If you want to know why there is such an ingrained connection in our society between the words phobia-dentist, just observe the media or art, especially movies or commercials. Even though the dental profession has taken many positive steps towards making dental treatment more comfortable for the public, the negative image of mean, aloof and uncaring dentists and painful dentistry has been “drilled” into the minds of the public psyche for years. Unfortunately that trend still exists today.
Two television commercials I saw recently caught my eye and confirmed my observations. The first one showed a helpless old woman in a dental chair with her eyes fixed in fright. She is lying back in the chair with cotton rolls, gauze and dental instruments sticking out of her open mouth. The dentist, with mad eyes and smirk smile, approached her with a needle the size of Rhode Island. I wondered whether it was an ad for the Society for the Protection of Sadists and Masochists or recruitment for the American Nazi Party. Nope! It’s for a diet soft drink. I didn’t get the connection, but obviously, the advertising executives thought that it would sell more of the soda.
The other commercial shows a dentist standing over his patient. From his demeanor, you can tell that he is obviously in a hurry. He is muttering to himself and his patient that he has until 11:30 to do something. Then, he leaves his patient, and his dental assistant takes over. She approaches the patient with that same crazy stare and a high-pitched whining hand piece. She assures the patient with the following statement, “Don’t worry, I’m used to doing this.” The message is clear. Ordering office supplies from an office supply store at a discounted rate and free shipping is obviously more important to this dentist than caring for his patient.

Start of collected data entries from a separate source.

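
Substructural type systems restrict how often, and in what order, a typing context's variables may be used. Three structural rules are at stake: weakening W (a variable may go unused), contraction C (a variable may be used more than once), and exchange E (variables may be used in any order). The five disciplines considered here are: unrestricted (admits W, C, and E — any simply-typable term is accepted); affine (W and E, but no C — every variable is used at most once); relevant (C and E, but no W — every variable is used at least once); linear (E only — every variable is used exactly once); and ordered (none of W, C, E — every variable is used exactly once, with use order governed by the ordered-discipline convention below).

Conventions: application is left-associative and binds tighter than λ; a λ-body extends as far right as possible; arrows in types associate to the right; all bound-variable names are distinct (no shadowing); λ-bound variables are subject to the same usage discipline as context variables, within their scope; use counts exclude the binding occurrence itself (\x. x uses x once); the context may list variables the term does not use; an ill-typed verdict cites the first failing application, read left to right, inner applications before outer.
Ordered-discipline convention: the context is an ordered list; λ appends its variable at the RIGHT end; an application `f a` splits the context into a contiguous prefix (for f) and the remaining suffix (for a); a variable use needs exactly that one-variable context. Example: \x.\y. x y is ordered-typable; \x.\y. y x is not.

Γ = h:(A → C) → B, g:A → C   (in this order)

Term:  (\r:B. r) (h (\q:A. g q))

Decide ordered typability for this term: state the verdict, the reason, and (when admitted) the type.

yes — one use each (h, g, r, q); ordered split holds; term : B
counts: h: 1×; g: 1×; r (λ-bound): 1×; q (λ-bound): 1×
order of uses: r, h, g, q
typing: well-typed at B
per-discipline verdicts: ordered ✓ · linear ✓ · affine ✓ · relevant ✓ · unrestricted ✓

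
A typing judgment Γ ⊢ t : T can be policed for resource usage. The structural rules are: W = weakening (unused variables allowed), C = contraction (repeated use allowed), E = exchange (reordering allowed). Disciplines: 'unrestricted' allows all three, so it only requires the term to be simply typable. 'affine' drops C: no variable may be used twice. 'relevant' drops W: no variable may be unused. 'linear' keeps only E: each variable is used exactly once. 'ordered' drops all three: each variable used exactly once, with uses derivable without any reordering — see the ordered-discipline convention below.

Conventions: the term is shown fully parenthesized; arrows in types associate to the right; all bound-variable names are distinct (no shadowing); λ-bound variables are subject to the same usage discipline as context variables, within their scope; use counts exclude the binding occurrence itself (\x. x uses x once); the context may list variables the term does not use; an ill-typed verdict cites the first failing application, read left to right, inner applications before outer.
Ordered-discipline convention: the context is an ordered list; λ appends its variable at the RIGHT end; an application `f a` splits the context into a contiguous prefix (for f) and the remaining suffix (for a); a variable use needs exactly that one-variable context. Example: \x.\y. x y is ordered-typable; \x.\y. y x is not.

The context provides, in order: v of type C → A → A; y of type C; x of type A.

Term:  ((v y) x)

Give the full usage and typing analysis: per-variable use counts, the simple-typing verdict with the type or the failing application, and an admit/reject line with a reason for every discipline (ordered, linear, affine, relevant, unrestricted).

variable uses: v ×1, y ×1, x ×1
uses in reading order: v, y, x
typing: ✓ — A
ordered ✓ (one use each (v, y, x); ordered split holds)
linear ✓ (v, y, x: one use apiece)
affine ✓ (none of v, y, x used more than once)
relevant ✓ (none of v, y, x goes unused)
unrestricted ✓ (typability at A is all that's needed)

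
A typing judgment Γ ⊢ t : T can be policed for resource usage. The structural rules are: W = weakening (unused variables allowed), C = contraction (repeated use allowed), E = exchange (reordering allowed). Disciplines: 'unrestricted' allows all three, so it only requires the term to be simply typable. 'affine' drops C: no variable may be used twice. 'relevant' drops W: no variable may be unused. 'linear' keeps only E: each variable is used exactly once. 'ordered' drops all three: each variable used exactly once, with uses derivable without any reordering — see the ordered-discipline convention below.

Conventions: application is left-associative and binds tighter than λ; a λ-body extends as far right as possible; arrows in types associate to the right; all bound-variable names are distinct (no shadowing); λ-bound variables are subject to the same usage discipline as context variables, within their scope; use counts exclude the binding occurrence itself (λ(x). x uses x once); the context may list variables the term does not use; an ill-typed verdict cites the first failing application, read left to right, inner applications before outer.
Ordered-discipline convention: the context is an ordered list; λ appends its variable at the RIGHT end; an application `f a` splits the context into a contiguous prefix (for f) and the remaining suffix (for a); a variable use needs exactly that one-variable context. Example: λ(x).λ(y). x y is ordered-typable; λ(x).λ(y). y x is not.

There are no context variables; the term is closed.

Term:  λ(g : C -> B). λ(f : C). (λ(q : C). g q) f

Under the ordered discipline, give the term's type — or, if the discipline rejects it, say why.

term : (C -> B) -> C -> B
variable uses: g [bound]=1; f [bound]=1; q [bound]=1
use order (left to right): g, q, f
typing: well-typed — term : (C -> B) -> C -> B
across the five disciplines: ordered ✓, linear ✓, affine ✓, relevant ✓, unrestricted ✓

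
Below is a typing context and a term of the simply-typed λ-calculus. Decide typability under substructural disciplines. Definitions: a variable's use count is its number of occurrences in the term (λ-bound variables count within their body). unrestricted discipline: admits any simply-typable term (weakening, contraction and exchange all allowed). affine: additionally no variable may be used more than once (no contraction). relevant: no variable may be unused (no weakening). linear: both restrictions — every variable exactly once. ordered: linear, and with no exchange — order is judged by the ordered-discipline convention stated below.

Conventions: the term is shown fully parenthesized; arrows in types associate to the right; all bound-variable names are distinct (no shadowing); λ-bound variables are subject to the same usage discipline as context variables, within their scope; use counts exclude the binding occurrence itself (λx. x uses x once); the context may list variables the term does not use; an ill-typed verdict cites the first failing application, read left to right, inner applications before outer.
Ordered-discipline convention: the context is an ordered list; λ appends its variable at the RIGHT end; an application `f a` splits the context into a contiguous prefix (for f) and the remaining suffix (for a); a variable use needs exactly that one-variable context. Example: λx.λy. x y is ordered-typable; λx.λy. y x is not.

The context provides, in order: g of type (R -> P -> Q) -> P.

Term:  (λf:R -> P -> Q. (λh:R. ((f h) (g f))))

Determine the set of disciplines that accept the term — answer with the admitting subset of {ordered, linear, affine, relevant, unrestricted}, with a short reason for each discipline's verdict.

accepted by: relevant, unrestricted
counts: g: 1×, f [bound]: 2×, h [bound]: 1×
order of uses: f, h, g, f
typing: ✓ — (R -> P -> Q) -> R -> Q
ordered ✗ (uses contraction: f ×2)
linear ✗ (uses contraction: f ×2)
affine ✗ (uses contraction: f ×2)
relevant ✓ (none of g, f, h goes unused)
unrestricted ✓ (type-checks ((R -> P -> Q) -> R -> Q) and nothing is barred)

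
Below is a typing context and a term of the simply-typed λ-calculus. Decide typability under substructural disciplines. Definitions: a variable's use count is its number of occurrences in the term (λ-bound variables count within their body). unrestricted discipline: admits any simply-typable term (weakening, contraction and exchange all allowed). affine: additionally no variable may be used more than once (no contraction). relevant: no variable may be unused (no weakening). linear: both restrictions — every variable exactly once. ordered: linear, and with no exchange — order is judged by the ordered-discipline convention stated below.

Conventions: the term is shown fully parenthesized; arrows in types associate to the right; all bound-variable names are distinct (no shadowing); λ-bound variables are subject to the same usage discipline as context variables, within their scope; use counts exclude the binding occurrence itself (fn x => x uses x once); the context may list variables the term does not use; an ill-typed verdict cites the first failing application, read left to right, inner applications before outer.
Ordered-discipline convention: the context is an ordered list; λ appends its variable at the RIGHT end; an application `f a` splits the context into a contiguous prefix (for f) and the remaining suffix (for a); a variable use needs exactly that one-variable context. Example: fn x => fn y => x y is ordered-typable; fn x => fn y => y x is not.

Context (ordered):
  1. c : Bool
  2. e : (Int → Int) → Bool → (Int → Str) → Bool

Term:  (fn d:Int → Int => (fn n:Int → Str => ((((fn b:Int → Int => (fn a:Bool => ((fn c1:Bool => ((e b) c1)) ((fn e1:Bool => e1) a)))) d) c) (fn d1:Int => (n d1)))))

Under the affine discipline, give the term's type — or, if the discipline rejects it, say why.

term : (Int → Int) → (Int → Str) → Bool
counts: c: 1×; e: 1×; d [bound]: 1×; n [bound]: 1×; b [bound]: 1×; a [bound]: 1×; c1 [bound]: 1×; e1 [bound]: 1×; d1 [bound]: 1×
left-to-right use order: e, b, c1, e1, a, d, c, n, d1
typing: ✓ — (Int → Int) → (Int → Str) → Bool
across the five disciplines: ordered ✗ | linear ✓ | affine ✓ | relevant ✓ | unrestricted ✓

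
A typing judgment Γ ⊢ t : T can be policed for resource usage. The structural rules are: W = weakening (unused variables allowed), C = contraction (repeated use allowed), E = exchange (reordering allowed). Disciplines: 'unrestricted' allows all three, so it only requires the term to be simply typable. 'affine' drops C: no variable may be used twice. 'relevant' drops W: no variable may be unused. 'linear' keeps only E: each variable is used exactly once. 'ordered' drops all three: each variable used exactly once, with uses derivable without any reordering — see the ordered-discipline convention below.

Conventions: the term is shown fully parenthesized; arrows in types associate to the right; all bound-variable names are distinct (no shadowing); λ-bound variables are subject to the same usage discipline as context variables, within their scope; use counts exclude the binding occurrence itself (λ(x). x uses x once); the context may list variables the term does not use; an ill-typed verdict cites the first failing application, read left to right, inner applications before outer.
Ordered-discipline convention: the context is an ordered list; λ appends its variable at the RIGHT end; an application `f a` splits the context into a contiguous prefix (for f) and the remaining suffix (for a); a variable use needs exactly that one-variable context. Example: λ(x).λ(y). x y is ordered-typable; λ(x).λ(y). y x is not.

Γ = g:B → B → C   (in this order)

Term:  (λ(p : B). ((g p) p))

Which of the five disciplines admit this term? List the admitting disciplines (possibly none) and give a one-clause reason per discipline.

admitted in: relevant, unrestricted
variable uses: g=1, p [bound]=2
uses in reading order: g, p, p
typing: ✓ — B → C
ordered ✗ (uses contraction: p ×2)
linear ✗ (uses contraction: p ×2)
affine ✗ (uses contraction: p ×2)
relevant ✓ (g, p: all used, weakening unneeded)
unrestricted ✓ (typability at B → C is all that's needed)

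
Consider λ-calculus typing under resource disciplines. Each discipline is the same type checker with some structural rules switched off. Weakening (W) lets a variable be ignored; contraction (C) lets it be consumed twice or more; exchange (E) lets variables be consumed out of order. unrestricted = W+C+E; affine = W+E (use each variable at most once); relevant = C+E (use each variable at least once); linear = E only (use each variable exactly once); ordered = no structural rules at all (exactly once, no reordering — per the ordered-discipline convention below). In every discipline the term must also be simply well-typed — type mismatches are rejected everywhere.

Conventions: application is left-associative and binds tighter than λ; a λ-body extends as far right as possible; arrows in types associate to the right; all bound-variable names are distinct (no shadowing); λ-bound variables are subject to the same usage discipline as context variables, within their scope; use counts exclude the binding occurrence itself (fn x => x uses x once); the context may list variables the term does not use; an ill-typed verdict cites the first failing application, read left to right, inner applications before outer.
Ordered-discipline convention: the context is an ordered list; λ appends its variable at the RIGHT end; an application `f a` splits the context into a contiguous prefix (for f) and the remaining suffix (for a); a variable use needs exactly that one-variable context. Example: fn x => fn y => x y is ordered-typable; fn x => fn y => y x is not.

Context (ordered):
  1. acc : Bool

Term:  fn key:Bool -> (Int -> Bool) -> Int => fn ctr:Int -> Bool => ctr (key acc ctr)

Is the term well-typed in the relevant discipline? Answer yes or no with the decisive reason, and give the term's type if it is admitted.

yes — every one of acc, key, ctr appears; term : (Bool -> (Int -> Bool) -> Int) -> (Int -> Bool) -> Bool
variable uses: acc: 1; key (λ-bound): 1; ctr (λ-bound): 2
order of uses: ctr, key, acc, ctr
typing: the term checks, with type (Bool -> (Int -> Bool) -> Int) -> (Int -> Bool) -> Bool
all disciplines: ordered ✗, linear ✗, affine ✗, relevant ✓, unrestricted ✓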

These are just two examples of the exaggerated and negative depictions of dentists and the fear-provoking nature of dental treatment. They are among the reasons that contribute to why people are so afraid of dental treatment and dentist phobias are so common. There are many other examples of the unfair slant on the betrayal of the dental profession by the arts and the media. Other than advertisements of fluoride toothpastes or whitening agents and 800Dentist, it is sad that even in 2010, there are still few if, any positive, dental advertisements depicting dentists in a more favorable light, where the connection between the words phobia-dentist can start to be broken.